Os capítulos do livro foram organizados a partir destes tópicos, anteriormente colocados. Recebem um tom, a partir do que foi suscitado pela fala dos pais. É um desencadeamento sucessivo. O tom, está impregnado por esta voz, que se mantém singular. A voz de cada sujeito, aqui pai, como um retrato que fala por si (p24). Ao longo de minha prática na clínica de Psicologia sigo orientando pais, mães e famílias. Este trabalho diário foi orientado por este estudo e o livro surge como resultado de ambos.

Ao utilizar a psicanálise, como você identifica a relevância do silêncio masculino na relação paterna?

O silêncio masculino “se encontra recheado de dúvidas e medos, pois, para estes homens, o modelo que têm para seguir é de sua mãe, de seu jeito de cuidar das crianças e da casa” (Konrath, 2022, p.110). O medo está presente e para estes homens, muitas vezes, vivê-lo de forma estereotipada torna-se menos perigoso. De modo geral, as pessoas temem encontrar-se perdidas. E com isso perdem o rumo de suas vidas e esquecem seus sonhos e desejos mais profundos, sua própria identidade.

O que seu livro revela sobre a mudança na representação do pai contemporâneo em relação ao estereótipo tradicional?

A mudança do pai contemporâneo é quando ele mesmo se percebe agindo de acordo com o modelo mais tradicional, acaba se denominando de “errado”. A cultura não entende mais, o comportamento de um pai distante e duro como sendo o correto. O pai na atualidade é marcado pela tolerância, a amizade e a compreensão. Precisa também ser mais ativo e participativo na educação e no dia a dia com a criança. Para conseguir se fazer valer diante da mãe e do filho e conseguir exercer sua autoridade.

De que maneira você conecta teorias psicanalíticas, estatísticas e experiências reais para trazer significado ao cotidiano das relações entre pais e filhos?

Hoje em dia o discurso psicanalítico está muito presente, e assume um lugar de autoridade na tarefa de orientar e ensinar sobre crianças e famílias. Tanto na área da saúde como na área da educação, o psicólogo e o médico assumem um papel relevante. A cultura já não se escandaliza mais com os termos e abordagens da psicanálise como ocorria nos tempos de Freud. Falar de ansiedade, conflitos, complexo de édipo, sobre sexualidade, psicologia infantil ou feminina já é bastante procurado e apreciado. O psicólogo e o psicanalista, agora possuem autoridade para abordar estas questões.

Ingrid Konrath

Poderia compartilhar uma metáfora ou abordagem que utiliza no livro, como a ideia de deixar o filho voar?
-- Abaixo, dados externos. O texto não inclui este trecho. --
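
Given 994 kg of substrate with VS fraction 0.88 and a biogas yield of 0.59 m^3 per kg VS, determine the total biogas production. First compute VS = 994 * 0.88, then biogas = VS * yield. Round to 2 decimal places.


Compute volatile solids:
  VS = mass * VS_fraction = 994 * 0.88 = 874.72 kg
Calculate biogas volume:
  Biogas = VS * specific_yield = 874.72 * 0.59
  Biogas = 516.08 m^3

516.08


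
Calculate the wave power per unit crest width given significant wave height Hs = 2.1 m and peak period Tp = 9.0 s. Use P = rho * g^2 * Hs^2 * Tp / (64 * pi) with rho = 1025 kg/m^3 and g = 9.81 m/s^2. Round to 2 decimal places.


Apply wave power formula:
  g^2 = 9.81^2 = 96.2361
  Hs^2 = 2.1^2 = 4.41
  Numerator = rho * g^2 * Hs^2 * Tp = 1025 * 96.2361 * 4.41 * 9.0 = 3915101.08
  Denominator = 64 * pi = 201.0619
  P = 3915101.08 / 201.0619 = 19472.12 W/m

19472.12


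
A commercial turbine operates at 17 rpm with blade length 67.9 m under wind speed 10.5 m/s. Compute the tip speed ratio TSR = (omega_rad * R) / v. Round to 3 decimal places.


Convert rotational speed to rad/s:
  omega = 17 * 2 * pi / 60 = 1.7802 rad/s
Compute tip speed:
  v_tip = omega * R = 1.7802 * 67.9 = 120.878 m/s
Tip speed ratio:
  TSR = v_tip / v_wind = 120.878 / 10.5 = 11.512

11.512


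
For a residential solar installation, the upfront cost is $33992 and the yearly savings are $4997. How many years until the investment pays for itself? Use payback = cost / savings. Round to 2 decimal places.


Simple payback period = initial cost / annual savings
Payback = 33992 / 4997
Payback = 6.80 years

6.80


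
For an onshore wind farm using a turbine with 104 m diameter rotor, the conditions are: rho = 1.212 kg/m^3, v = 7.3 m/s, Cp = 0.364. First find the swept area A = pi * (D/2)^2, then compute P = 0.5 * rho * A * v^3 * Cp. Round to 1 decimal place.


Step 1 -- Compute swept area:
  A = pi * (D/2)^2 = pi * (104/2)^2 = 8494.87 m^2
Step 2 -- Apply wind power equation:
  P = 0.5 * rho * A * v^3 * Cp
  v^3 = 7.3^3 = 389.017
  P = 0.5 * 1.212 * 8494.87 * 389.017 * 0.364
  P = 728952.4 W

728952.4


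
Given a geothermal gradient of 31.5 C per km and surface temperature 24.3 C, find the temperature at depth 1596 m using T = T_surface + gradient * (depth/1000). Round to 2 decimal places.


Convert depth to km: 1596 / 1000 = 1.596 km
Temperature increase = gradient * depth_km = 31.5 * 1.596 = 50.27 C
Temperature at depth = T_surface + delta_T = 24.3 + 50.27
T = 74.57 C

74.57


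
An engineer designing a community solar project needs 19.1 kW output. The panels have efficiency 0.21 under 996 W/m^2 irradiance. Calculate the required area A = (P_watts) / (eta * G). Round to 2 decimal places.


Convert target power to watts: P = 19.1 * 1000 = 19100.0 W
Compute denominator: eta * G = 0.21 * 996 = 209.16
Required area A = P / (eta * G) = 19100.0 / 209.16
A = 91.32 m^2

91.32


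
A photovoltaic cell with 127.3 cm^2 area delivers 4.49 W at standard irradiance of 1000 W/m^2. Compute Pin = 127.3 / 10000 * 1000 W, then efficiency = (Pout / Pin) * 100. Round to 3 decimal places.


First compute the input power:
  Pin = area_cm2 / 10000 * G = 127.3 / 10000 * 1000 = 12.73 W
Then compute efficiency:
  Efficiency = (Pout / Pin) * 100 = (4.49 / 12.73) * 100
  Efficiency = 35.271%

35.271


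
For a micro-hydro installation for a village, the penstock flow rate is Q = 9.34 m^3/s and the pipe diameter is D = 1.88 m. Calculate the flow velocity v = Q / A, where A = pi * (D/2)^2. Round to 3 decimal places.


Compute pipe cross-sectional area:
  A = pi * (D/2)^2 = pi * (1.88/2)^2 = 2.7759 m^2
Calculate velocity:
  v = Q / A = 9.34 / 2.7759
  v = 3.365 m/s

3.365


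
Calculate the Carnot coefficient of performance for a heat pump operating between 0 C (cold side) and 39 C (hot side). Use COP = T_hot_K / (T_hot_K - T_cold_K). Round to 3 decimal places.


Convert to Kelvin:
  T_hot = 39 + 273.15 = 312.15 K
  T_cold = 0 + 273.15 = 273.15 K
Apply Carnot COP formula:
  COP = T_hot_K / (T_hot_K - T_cold_K) = 312.15 / 39.0
  COP = 8.004

8.004


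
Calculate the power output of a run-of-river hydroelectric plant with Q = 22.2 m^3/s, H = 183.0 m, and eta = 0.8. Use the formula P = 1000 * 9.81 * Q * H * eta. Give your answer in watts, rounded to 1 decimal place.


Apply the hydropower formula P = rho * g * Q * H * eta
rho * g = 1000 * 9.81 = 9810.0
P = 9810.0 * 22.2 * 183.0 * 0.8
P = 31883284.8 W

31883284.8


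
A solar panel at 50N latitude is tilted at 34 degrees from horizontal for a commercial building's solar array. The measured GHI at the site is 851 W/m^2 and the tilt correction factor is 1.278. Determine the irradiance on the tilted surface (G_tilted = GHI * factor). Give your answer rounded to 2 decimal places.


Identify the given values:
  GHI = 851 W/m^2, tilt correction factor = 1.278
Apply the formula G_tilted = GHI * factor:
  G_tilted = 851 * 1.278
  G_tilted = 1087.58 W/m^2

1087.58


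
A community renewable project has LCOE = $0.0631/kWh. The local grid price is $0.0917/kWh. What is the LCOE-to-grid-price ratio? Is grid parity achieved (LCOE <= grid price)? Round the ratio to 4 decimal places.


Compare LCOE to grid price:
  LCOE = $0.0631/kWh, Grid price = $0.0917/kWh
  Ratio = LCOE / grid_price = 0.0631 / 0.0917 = 0.6881
  Grid parity achieved (ratio <= 1)? yes

0.6881


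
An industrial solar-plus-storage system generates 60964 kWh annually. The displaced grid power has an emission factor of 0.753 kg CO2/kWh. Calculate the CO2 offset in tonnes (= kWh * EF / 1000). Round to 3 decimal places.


CO2 offset in kg = generation * emission_factor
CO2 offset = 60964 * 0.753 = 45905.89 kg
Convert to tonnes:
  CO2 offset = 45905.89 / 1000 = 45.906 tonnes

45.906


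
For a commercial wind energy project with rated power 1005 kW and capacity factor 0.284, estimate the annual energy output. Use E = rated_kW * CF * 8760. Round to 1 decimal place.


Annual energy = rated_kW * capacity_factor * hours_per_year
Given: P_rated = 1005 kW, CF = 0.284, hours = 8760
E = 1005 * 0.284 * 8760
E = 2500279.2 kWh

2500279.2


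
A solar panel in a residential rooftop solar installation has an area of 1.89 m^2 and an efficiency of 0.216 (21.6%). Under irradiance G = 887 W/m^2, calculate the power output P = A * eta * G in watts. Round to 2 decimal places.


Use the solar power formula P = A * eta * G.
Given: A = 1.89 m^2, eta = 0.216, G = 887 W/m^2
P = 1.89 * 0.216 * 887
P = 362.11 W

362.11


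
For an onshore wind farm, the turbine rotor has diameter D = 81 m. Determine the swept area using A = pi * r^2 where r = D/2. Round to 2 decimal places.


Compute the rotor radius:
  r = D / 2 = 81 / 2 = 40.5 m
Calculate swept area:
  A = pi * r^2 = pi * 40.5^2
  A = 5153.00 m^2

5153.00


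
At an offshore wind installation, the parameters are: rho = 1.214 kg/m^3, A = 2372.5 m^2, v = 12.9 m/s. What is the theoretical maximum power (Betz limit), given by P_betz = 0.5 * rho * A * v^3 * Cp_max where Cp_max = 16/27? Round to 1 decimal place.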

Deixar o filho voar é na verdade uma metáfora que uso no prefácio do livro Paternidade (2022), na página 14 para me referir às minhas inquietações ao retomar este tema, que foi o tema do mestrado realizado na Universidade federal do Rio Grande do Sul em 1996. A inquietação neste momento em que voltei a escrever sobre o tema era compartilhar o conhecimento e aprendizado, que havia me acompanhado na prática clínica por tantos anos. Agora precisava deixá-lo voar, conhecer outras vozes e outros lugares. Como um pai precisa deixar que seu filho siga em frente.

Segundo sua pesquisa, como o pai contemporâneo deseja se distanciar do estereótipo tradicional e ser mais sensível e afetivo?

Sim, percebi que é algo que emerge da fala dos pais entrevistados em minha pesquisa; a preocupação e o desejo de alcançarem uma aproximação com os filhos que não existiu em sua relação com seu pai.  “Buscando dispor de mais tempo livre para lazer, rejeitando uma cultura tradicional masculina, rompendo com o modelo de sua infância, em que seu pai era durão, mantendo-se em uma postura fria e distante, almejando com isso, reparar sua própria infância. (Konrath, 2022, p.110). Constato, no entanto, que é algo muito mais desejado do que alcançado e hoje em dia percebe-se que os homens se encontram divididos entre aquilo que herdaram de seus pais e o que gostariam de ser.

*Fonte de referências: Konrath, Ingrid. Paternidade: um percurso para aprender e ensinar sobre o ser pai. Porto Alegre: Secco Editora, 2022.